Emond explique le mécanisme : “Lorsque les forces de mouvement estimées ou anticipées par le cerveau diffèrent de ce qui est réellement vécu, le cerveau interprète cette ‘discordance neurale’ comme une situation de conflit. Si ce conflit persiste dans le temps, il peut dépasser un seuil déclenchant des réactions autonomes du corps.

L’adaptation est possible, mais demande du temps

Heureusement, ce phénomène n’est pas une fatalité. Le cerveau humain possède une remarquable capacité d’adaptation. Emond compare cette situation à l’adaptation nécessaire en apesanteur : “Lorsqu’on découvre un nouvel environnement de mouvement, le cerveau a besoin d’un temps d’adaptation, car il n’a aucune connaissance préalable de ce contexte.

Les conducteurs s’adaptent généralement plus vite que les passagers. Ils anticipent mieux les mouvements du véhicule grâce à leur position active et leur contrôle du véhicule. Pour les passagers, particulièrement ceux installés à l’arrière, ce nouvel environnement de déplacement représente un défi sensoriel inédit.
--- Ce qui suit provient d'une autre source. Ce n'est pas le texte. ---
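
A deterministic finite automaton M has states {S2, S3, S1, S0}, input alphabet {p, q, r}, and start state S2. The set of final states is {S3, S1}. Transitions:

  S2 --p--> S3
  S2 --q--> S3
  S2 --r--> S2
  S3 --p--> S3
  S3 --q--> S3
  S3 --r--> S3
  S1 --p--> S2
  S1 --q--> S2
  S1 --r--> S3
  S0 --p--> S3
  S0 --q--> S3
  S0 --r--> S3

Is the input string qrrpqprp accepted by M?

Trace: S2 -q-> S3 -r-> S3 -r-> S3 -p-> S3 -q-> S3 -p-> S3 -r-> S3 -p-> S3
End state S3 is accepting.

Yes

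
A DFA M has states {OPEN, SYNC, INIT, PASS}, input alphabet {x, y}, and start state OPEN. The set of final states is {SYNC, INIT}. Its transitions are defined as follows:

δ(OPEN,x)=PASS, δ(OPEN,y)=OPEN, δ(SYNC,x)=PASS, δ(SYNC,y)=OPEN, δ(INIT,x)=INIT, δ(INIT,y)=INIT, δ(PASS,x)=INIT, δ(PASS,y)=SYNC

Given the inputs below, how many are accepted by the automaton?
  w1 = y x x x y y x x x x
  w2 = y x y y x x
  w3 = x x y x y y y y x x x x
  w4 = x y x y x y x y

w1: OPEN → OPEN → PASS → INIT → INIT → INIT → INIT → INIT → INIT → INIT → INIT  → end INIT, accepted
w2: OPEN → OPEN → PASS → SYNC → OPEN → PASS → INIT  → end INIT, accepted
w3: OPEN → PASS → INIT → INIT → INIT → INIT → INIT → INIT → INIT → INIT → INIT → INIT → INIT  → end INIT, accepted
w4: OPEN → PASS → SYNC → PASS → SYNC → PASS → SYNC → PASS → SYNC  → end SYNC, accepted

4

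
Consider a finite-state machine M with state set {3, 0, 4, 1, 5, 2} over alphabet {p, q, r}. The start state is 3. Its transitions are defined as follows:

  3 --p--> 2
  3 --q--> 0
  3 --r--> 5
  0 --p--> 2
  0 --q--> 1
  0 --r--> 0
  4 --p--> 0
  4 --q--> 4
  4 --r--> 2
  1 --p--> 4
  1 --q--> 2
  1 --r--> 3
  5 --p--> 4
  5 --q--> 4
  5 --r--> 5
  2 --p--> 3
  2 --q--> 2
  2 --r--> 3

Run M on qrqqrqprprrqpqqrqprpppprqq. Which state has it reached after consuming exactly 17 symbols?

start at 3
read 'q': 3 → 0
read 'r': 0 → 0
read 'q': 0 → 1
read 'q': 1 → 2
read 'r': 2 → 3
read 'q': 3 → 0
read 'p': 0 → 2
read 'r': 2 → 3
read 'p': 3 → 2
read 'r': 2 → 3
read 'r': 3 → 5
read 'q': 5 → 4
read 'p': 4 → 0
read 'q': 0 → 1
read 'q': 1 → 2
read 'r': 2 → 3
read 'q': 3 → 0
After 17 symbols: 0.

0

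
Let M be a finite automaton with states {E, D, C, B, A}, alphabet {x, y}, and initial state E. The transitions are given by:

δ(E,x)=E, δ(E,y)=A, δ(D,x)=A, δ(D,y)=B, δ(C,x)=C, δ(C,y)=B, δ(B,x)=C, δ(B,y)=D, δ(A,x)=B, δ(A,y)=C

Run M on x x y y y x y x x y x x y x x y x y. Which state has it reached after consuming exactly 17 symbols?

E → E → E → A → C → B → C → B → C → C → B → C → C → B → C → C → B → C
After 17 symbols: C.

C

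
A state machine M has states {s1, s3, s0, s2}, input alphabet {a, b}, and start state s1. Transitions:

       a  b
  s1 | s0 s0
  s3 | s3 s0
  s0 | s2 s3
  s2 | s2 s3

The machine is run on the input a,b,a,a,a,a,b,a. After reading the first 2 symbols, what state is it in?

Trace: s1 -a-> s0 -b-> s3
After 2 symbols: s3.

s3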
Les constructeurs automobiles commencent à prendre ce problème au sérieux. Plusieurs études explorent des solutions innovantes. L’intégration de signaux visuels dans l’habitacle, comme des écrans interactifs ou des éclairages d’ambiance dynamiques, pourrait aider le cerveau à mieux prévoir les mouvements.

D’autres recherches se concentrent sur les signaux vibratoires dans les sièges ou l’appui-tête. Ces repères sensoriels supplémentaires pourraient compenser l’absence des signaux auditifs traditionnels.

  • L’industrie automobile découvre ainsi que l’adaptation aux voitures électriques ne concerne pas uniquement les performances techniques. Elle implique aussi une meilleure compréhension de la façon dont notre cerveau perçoit le mouvement.
  • Le silence des moteurs électriques prive le cerveau des signaux auditifs habituels qui permettent d’anticiper les mouvements du véhicule, créant une désorientation sensorielle.
  • Les technologies spécifiques comme le freinage régénératif et l’accélération immédiate génèrent des sensations de mouvement inconnues auxquelles le cerveau doit s’adapter .L’adaptation est possible grâce à l’expérience et aux solutions innovantes développées par les constructeurs, comme les signaux visuels et vibratoires dans l’habitacle.